Your interests may also evolve. You may feel less fearful of change and seek out new experiences, such as a new job, new home, different hobbies, or new career or life path.
There is always a level of uncertainty in change. It is likely that you will feel worse before you will feel better. It is possible that you will make no significant changes and that you will not get better. It is a serpentine path with no promises. However, you should weigh these risks against the risk of maintaining the path you are currently on. Unfortunately, long patterns of psychological distress do not substantially improve on their own.
Yes, there are alternative treatments to the therapy Dr. Agree provides. First, there are other types of therapy. Dr. Agree provides in-depth therapy for personality development, because she believes it is the most effective means of achieving a genuine, lasting sense of safety, security and strength.

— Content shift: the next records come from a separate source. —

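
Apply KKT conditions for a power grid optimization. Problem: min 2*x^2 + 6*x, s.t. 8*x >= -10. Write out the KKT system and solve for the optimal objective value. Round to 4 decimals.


Step 1: Try lambda = 0 (constraint inactive).
x_unc = -6/(2*2) = -1.5
Check: 8*-1.5 = -12.0 < -10 -- violated!
Step 2: Constraint must be active: 8*x = -10
x* = -10/8 = -1.25
lambda = (2*2*(-1.25) + 6)/8 = 0.125
Step 3: Compute optimal value.
f(x*) = 2*(-1.25)^2 + 6*(-1.25) = -4.375


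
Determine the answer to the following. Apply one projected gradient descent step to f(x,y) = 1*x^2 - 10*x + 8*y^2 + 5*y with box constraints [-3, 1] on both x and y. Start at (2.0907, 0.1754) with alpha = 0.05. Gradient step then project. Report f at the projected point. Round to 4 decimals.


Step 1: Compute gradient at (2.0907, 0.1754).
grad_x = 2*1*2.0907 - 10 = -5.8186
grad_y = 2*8*0.1754 + 5 = 7.8064
Step 2: Gradient step.
x_raw = 2.0907 - 0.05*-5.8186 = 2.3816
y_raw = 0.1754 - 0.05*7.8064 = -0.2149
Step 3: Project onto [-3, 1].
x_proj = clip(2.3816) = 1.0
y_proj = clip(-0.2149) = -0.2149
Step 4: Evaluate f.
f(1.0, -0.2149) = -9.7051


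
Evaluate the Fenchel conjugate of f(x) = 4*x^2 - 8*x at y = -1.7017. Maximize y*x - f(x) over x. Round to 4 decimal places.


f*(y) = sup_x {y*x - a*x^2 - b*x} = sup_x {(y-b)*x - a*x^2}
FOC: (y - b) - 2a*x = 0 => x* = (y - b)/(2a)
x* = (-1.7017 + 8)/(2*4) = 0.7873
f*(-1.7017) = (y-b)^2/(4a) = (-1.7017 + 8)^2/(4*4)
= 39.6686/16 = 2.4793


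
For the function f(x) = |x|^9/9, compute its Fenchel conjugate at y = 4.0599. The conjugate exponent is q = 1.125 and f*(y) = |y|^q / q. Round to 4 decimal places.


The conjugate exponent q satisfies 1/p + 1/q = 1.
p = 9, so q = 9/(9 - 1) = 1.125
|y|^q = 4.0599^1.125 = 4.837
f*(4.0599) = 4.837 / 1.125 = 4.2996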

There are many therapies that are short-term treatments aimed at specific symptoms. In fact, most other therapies are shorter-term, and more symptom-focused, than the type of therapy that Dr. Agree practices, largely because insurance companies prefer them. For example, Cognitive Behavioral Therapy (CBT) is a popular type of therapy, favored by insurance companies, because it targets specific symptoms in a measurable way (eg: number of hours sleeping, exercising, socializing, etc., negative v. positive thoughts), and is generally a time-limited treatment.

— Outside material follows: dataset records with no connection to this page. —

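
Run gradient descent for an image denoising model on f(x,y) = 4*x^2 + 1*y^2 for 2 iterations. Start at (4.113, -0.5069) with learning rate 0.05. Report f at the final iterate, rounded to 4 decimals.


Gradient descent on f(x,y) = 4*x^2 + 1*y^2.
Starting point: (4.113, -0.5069), alpha = 0.05
Step 1: grad_x = 2*4*4.113 = 32.904, grad_y = 2*1*-0.5069 = -1.0138
  x_1 = 4.113 - 0.05*32.904 = 2.4678
  y_1 = -0.5069 - 0.05*-1.0138 = -0.4562
Step 2: grad_x = 2*4*2.4678 = 19.7424, grad_y = 2*1*-0.4562 = -0.9124
  x_2 = 2.4678 - 0.05*19.7424 = 1.4807
  y_2 = -0.4562 - 0.05*-0.9124 = -0.4106
f(1.4807, -0.4106) = 4*1.4807^2 + 1*(-0.4106)^2 = 8.9382


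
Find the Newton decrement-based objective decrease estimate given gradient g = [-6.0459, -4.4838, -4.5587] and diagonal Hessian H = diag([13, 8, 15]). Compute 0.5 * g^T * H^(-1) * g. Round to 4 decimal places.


Step 1: H is diagonal, so H^(-1) * g = [-0.4651, -0.5605, -0.3039].
Step 2: g^T H^(-1) g = sum_i g_i^2 / H_ii
  = (-6.0459)^2/13 + (-4.4838)^2/8 + (-4.5587)^2/15
  = 2.8118 + 2.5131 + 1.3854 = 6.7103
Step 3: Objective decrease = 0.5 * g^T H^(-1) g = 3.3551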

Dr. Agree believes symptoms that are obvious to us are manifestations of deeper, more complex experiences. She finds that addressing not only the immediate symptoms, but also their meaning and genesis, creates the opportunity for greater substantive change.
In addition to other therapies, medication is also a form of treatment for psychological suffering. Studies have shown that medication alone is generally not very helpful. However, in conjunction with therapy, it has shown to be beneficial for some people. Dr. Agree does not prescribe medication, but is happy to refer you to a psychiatrist for an evaluation.